Bank of America Corp. (NYSE:BAC) reported fourth-quarter net income of $7.65 billion, or 98 cents per share, as the nation’s second-largest lender successfully harnessed a rebound in investment banking and resilient consumer spending to overcome a high bar set by analysts.
The results, released Wednesday, beat the 96-cent average estimate from analysts surveyed by Zacks Investment Research.
Revenue for the period reached $46.88 billion, while revenue net of interest expense climbed to $28.37 billion, well ahead of the $27.49 billion projected by the Street.
The performance was anchored by Net Interest Income (NII), which reached the upper end of management’s guidance at approximately $15.6 billion.
This growth was driven by a 13% surge in commercial loan demand and the ongoing benefit of fixed-rate assets repricing at higher yields.
The bank’s market-facing businesses provided a significant tailwind as global dealmaking activity accelerated toward the end of 2025.
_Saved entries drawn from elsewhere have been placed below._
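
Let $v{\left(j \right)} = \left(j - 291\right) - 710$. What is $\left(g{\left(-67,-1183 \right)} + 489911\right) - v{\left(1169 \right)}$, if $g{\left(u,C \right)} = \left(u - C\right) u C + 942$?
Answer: $88945961$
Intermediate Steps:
$v{\left(j \right)} = -1001 + j$ ($v{\left(j \right)} = \left(-291 + j\right) - 710 = -1001 + j$)
$g{\left(u,C \right)} = 942 + C u \left(u - C\right)$ ($g{\left(u,C \right)} = u \left(u - C\right) C + 942 = C u \left(u - C\right) + 942 = 942 + C u \left(u - C\right)$)
$\left(g{\left(-67,-1183 \right)} + 489911\right) - v{\left(1169 \right)} = \left(\left(942 - 1183 \left(-67\right)^{2} - - 67 \left(-1183\right)^{2}\right) + 489911\right) - \left(-1001 + 1169\right) = \left(\left(942 - 5310487 - \left(-67\right) 1399489\right) + 489911\right) - 168 = \left(\left(942 - 5310487 + 93765763\right) + 489911\right) - 168 = \left(88456218 + 489911\right) - 168 = 88946129 - 168 = 88945961$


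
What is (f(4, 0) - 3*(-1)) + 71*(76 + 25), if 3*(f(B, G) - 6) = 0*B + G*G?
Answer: 7180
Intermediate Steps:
f(B, G) = 6 + G²/3 (f(B, G) = 6 + (0*B + G*G)/3 = 6 + (0 + G²)/3 = 6 + G²/3)
(f(4, 0) - 3*(-1)) + 71*(76 + 25) = ((6 + (⅓)*0²) - 3*(-1)) + 71*(76 + 25) = ((6 + (⅓)*0) + 3) + 71*101 = ((6 + 0) + 3) + 7171 = (6 + 3) + 7171 = 9 + 7171 = 7180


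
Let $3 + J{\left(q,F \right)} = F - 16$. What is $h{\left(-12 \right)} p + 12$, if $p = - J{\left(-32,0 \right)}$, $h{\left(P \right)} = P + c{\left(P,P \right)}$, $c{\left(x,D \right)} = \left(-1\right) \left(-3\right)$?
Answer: $-159$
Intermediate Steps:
$c{\left(x,D \right)} = 3$
$h{\left(P \right)} = 3 + P$ ($h{\left(P \right)} = P + 3 = 3 + P$)
$J{\left(q,F \right)} = -19 + F$ ($J{\left(q,F \right)} = -3 + \left(F - 16\right) = -3 + \left(-16 + F\right) = -19 + F$)
$p = 19$ ($p = - (-19 + 0) = \left(-1\right) \left(-19\right) = 19$)
$h{\left(-12 \right)} p + 12 = \left(3 - 12\right) 19 + 12 = \left(-9\right) 19 + 12 = -171 + 12 = -159$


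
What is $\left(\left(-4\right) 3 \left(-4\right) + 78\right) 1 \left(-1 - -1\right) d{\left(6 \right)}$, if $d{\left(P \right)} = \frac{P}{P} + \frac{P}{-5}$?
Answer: $0$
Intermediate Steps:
$d{\left(P \right)} = 1 - \frac{P}{5}$ ($d{\left(P \right)} = 1 + P \left(- \frac{1}{5}\right) = 1 - \frac{P}{5}$)
$\left(\left(-4\right) 3 \left(-4\right) + 78\right) 1 \left(-1 - -1\right) d{\left(6 \right)} = \left(\left(-4\right) 3 \left(-4\right) + 78\right) 1 \left(-1 - -1\right) \left(1 - \frac{6}{5}\right) = \left(\left(-12\right) \left(-4\right) + 78\right) 1 \left(-1 + 1\right) \left(1 - \frac{6}{5}\right) = \left(48 + 78\right) 1 \cdot 0 \left(- \frac{1}{5}\right) = 126 \cdot 0 \left(- \frac{1}{5}\right) = 126 \cdot 0 = 0$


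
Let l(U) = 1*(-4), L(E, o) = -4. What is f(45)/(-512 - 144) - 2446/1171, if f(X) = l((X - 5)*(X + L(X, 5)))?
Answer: -399973/192044 ≈ -2.0827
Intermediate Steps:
l(U) = -4
f(X) = -4
f(45)/(-512 - 144) - 2446/1171 = -4/(-512 - 144) - 2446/1171 = -4/(-656) - 2446*1/1171 = -4*(-1/656) - 2446/1171 = 1/164 - 2446/1171 = -399973/192044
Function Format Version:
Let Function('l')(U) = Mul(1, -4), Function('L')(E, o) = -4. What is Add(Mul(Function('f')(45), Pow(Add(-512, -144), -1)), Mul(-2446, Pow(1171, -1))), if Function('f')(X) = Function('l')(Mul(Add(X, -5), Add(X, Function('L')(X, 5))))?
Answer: Rational(-399973, 192044) ≈ -2.0827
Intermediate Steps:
Function('l')(U) = -4
Function('f')(X) = -4
Add(Mul(Function('f')(45), Pow(Add(-512, -144), -1)), Mul(-2446, Pow(1171, -1))) = Add(Mul(-4, Pow(Add(-512, -144), -1)), Mul(-2446, Pow(1171, -1))) = Add(Mul(-4, Pow(-656, -1)), Mul(-2446, Rational(1, 1171))) = Add(Mul(-4, Rational(-1, 656)), Rational(-2446, 1171)) = Add(Rational(1, 164), Rational(-2446, 1171)) = Rational(-399973, 192044)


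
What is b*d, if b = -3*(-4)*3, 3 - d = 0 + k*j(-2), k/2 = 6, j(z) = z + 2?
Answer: 108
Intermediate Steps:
j(z) = 2 + z
k = 12 (k = 2*6 = 12)
d = 3 (d = 3 - (0 + 12*(2 - 2)) = 3 - (0 + 12*0) = 3 - (0 + 0) = 3 - 1*0 = 3 + 0 = 3)
b = 36 (b = 12*3 = 36)
b*d = 36*3 = 108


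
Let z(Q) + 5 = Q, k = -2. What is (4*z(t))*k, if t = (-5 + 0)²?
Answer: -160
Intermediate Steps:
t = 25 (t = (-5)² = 25)
z(Q) = -5 + Q
(4*z(t))*k = (4*(-5 + 25))*(-2) = (4*20)*(-2) = 80*(-2) = -160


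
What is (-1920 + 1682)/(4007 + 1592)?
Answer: -238/5599 ≈ -0.042508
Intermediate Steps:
(-1920 + 1682)/(4007 + 1592) = -238/5599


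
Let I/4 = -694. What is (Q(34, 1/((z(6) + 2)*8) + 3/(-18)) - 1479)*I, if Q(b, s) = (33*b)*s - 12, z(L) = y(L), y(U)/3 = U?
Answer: 46386613/10 ≈ 4.6387e+6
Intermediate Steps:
y(U) = 3*U
z(L) = 3*L
I = -2776 (I = 4*(-694) = -2776)
Q(b, s) = -12 + 33*b*s (Q(b, s) = 33*b*s - 12 = -12 + 33*b*s)
(Q(34, 1/((z(6) + 2)*8) + 3/(-18)) - 1479)*I = ((-12 + 33*34*(1/((3*6 + 2)*8) + 3/(-18))) - 1479)*(-2776) = ((-12 + 33*34*((⅛)/(18 + 2) + 3*(-1/18))) - 1479)*(-2776) = ((-12 + 33*34*((⅛)/20 - ⅙)) - 1479)*(-2776) = ((-12 + 33*34*((1/20)*(⅛) - ⅙)) - 1479)*(-2776) = ((-12 + 33*34*(1/160 - ⅙)) - 1479)*(-2776) = ((-12 + 33*34*(-77/480)) - 1479)*(-2776) = ((-12 - 14399/80) - 1479)*(-2776) = (-15359/80 - 1479)*(-2776) = -133679/80*(-2776) = 46386613/10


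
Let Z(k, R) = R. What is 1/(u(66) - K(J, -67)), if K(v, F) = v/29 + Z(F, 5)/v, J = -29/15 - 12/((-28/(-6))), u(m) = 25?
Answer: 1440285/37829479 ≈ 0.038073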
Investment banking fees rose by more than 40% year-over-year, while sales and trading revenue saw a high single-digit percentage jump, fueled by volatility in the fixed-income and equity markets.
Despite the strong headline numbers, the report also reflected the "policy risk premium" currently weighing on the banking sector.
Bank of America’s provision for credit losses remained a point of focus as the industry prepares for a proposed 10% cap on credit card interest rates set to take effect later this month.
While net charge-offs remained manageable, management used the earnings call to highlight the high credit quality of their borrower base—many of whom pay balances in full—as a primary defense against upcoming regulatory shifts.